You are viewing a plain text version of this content. The canonical link for it is here.
Posted to commits@airflow.apache.org by po...@apache.org on 2022/02/06 19:07:47 UTC

[airflow] branch main updated: Fix to check if values are integer or float and convert accordingly. (#21277)

This is an automated email from the ASF dual-hosted git repository.

potiuk pushed a commit to branch main
in repository https://gitbox.apache.org/repos/asf/airflow.git


The following commit(s) were added to refs/heads/main by this push:
     new 0a6ea57  Fix to check if values are integer or float and convert accordingly. (#21277)
0a6ea57 is described below

commit 0a6ea572fb5340a904e9cefaa656ac0127b15216
Author: Sasan Ahmadi <sa...@msn.com>
AuthorDate: Sun Feb 6 11:07:09 2022 -0800

    Fix to check if values are integer or float and convert accordingly. (#21277)
    
    This code will prevent the loss of data if the value is a float it will convert to float if it is not then int.  It will use pd.Float64Dtype() for floats instead of using the the pd.Int64Dtype().

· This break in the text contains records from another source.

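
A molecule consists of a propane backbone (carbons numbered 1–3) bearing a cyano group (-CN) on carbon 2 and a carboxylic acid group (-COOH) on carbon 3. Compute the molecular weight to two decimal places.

Atom tally by fragment:
  CH3 → C:1 H:3
  CH(CN) → C:2 H:1 N:1
  CH2COOH → C:2 H:3 O:2
Element totals:
  C: 5
  H: 7
  N: 1
  O: 2
Molecular formula: C5H7NO2.
  M = 5(12.011) + 7(1.008) + 14.007 + 2(15.999)
    = 60.055 + 7.056 + 14.007 + 31.998 = 113.116

113.12 g/mol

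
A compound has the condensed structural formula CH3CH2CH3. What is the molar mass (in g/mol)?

Atom tally by fragment:
  CH3 → C:1 H:3
  CH2 → C:1 H:2
  CH3 → C:1 H:3
Element totals:
  C: 3
  H: 8
Molecular formula: C3H8.
  M = 3(12.011) + 8(1.008)
    = 36.033 + 8.064 = 44.097

44.10 g/mol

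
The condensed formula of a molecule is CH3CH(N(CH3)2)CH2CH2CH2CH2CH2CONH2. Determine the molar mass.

186.30 g/mol

Atom tally by fragment:
  CH3 → C:1 H:3
  CH(N(CH3)2) → C:3 H:7 N:1
  CH2 → C:1 H:2
  CH2 → C:1 H:2
  CH2 → C:1 H:2
  CH2 → C:1 H:2
  CH2CONH2 → C:2 H:4 O:1 N:1
Element totals:
  C: 10
  H: 22
  N: 2
  O: 1
Molecular formula: C10H22N2O.
  M = 10(12.011) + 22(1.008) + 2(14.007) + 15.999
    = 120.110 + 22.176 + 28.014 + 15.999 = 186.299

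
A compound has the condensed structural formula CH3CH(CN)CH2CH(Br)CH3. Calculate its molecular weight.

Element totals:
  C: 6
  H: 10
  Br: 1
  N: 1
Molecular formula: C6H10BrN.
  M = 6(12.011) + 10(1.008) + 79.904 + 14.007
    = 72.066 + 10.080 + 79.904 + 14.007 = 176.057

176.06 g/mol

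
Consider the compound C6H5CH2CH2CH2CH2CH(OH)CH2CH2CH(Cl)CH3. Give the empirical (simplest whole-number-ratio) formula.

C15H23ClO

Element totals:
  C: 15
  H: 23
  Cl: 1
  O: 1
Molecular formula: C15H23ClO.
gcd of subscripts (15, 1, 23, 1) = 1, so the empirical formula equals the molecular formula.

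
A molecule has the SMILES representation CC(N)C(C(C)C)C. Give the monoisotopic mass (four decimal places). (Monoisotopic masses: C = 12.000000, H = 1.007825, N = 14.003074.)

Atom tally by fragment:
  CH3 → C:1 H:3
  CH(NH2) → C:1 H:3 N:1
  CH(CH(CH3)2) → C:4 H:8
  CH3 → C:1 H:3
Element totals:
  C: 7
  H: 17
  N: 1
Molecular formula: C7H17N.
  M = 7(12.0) + 17(1.007825) + 14.003074
    = 84.000000 + 17.133025 + 14.003074 = 115.136099

115.1361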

Since there could be floating-point values in the array this will fix the exception for safely casting the array to data type.
    fixes error when using mysql_to_s3 (TypeError: cannot safely cast non-equivalent object to int64) #16919
---
 airflow/providers/amazon/aws/transfers/sql_to_s3.py | 6 +++++-
 1 file changed, 5 insertions(+), 1 deletion(-)

diff --git a/airflow/providers/amazon/aws/transfers/sql_to_s3.py b/airflow/providers/amazon/aws/transfers/sql_to_s3.py
index 696b4fe..8fe44de 100644
--- a/airflow/providers/amazon/aws/transfers/sql_to_s3.py
+++ b/airflow/providers/amazon/aws/transfers/sql_to_s3.py
@@ -127,10 +127,14 @@ class SqlToS3Operator(BaseOperator):
             if "float" in df[col].dtype.name and df[col].hasnans:
                 # inspect values to determine if dtype of non-null values is int or float
                 notna_series = df[col].dropna().values
-                if np.isclose(notna_series, notna_series.astype(int)).all():
+                if np.equal(notna_series, notna_series.astype(int)).all():
                     # set to dtype that retains integers and supports NaNs
                     df[col] = np.where(df[col].isnull(), None, df[col])
                     df[col] = df[col].astype(pd.Int64Dtype())
+                elif np.isclose(notna_series, notna_series.astype(int)).all():
+                    # set to float dtype that retains floats and supports NaNs
+                    df[col] = np.where(df[col].isnull(), None, df[col])
+                    df[col] = df[col].astype(pd.Float64Dtype())
 
     def execute(self, context: 'Context') -> None:
         sql_hook = self._get_hook()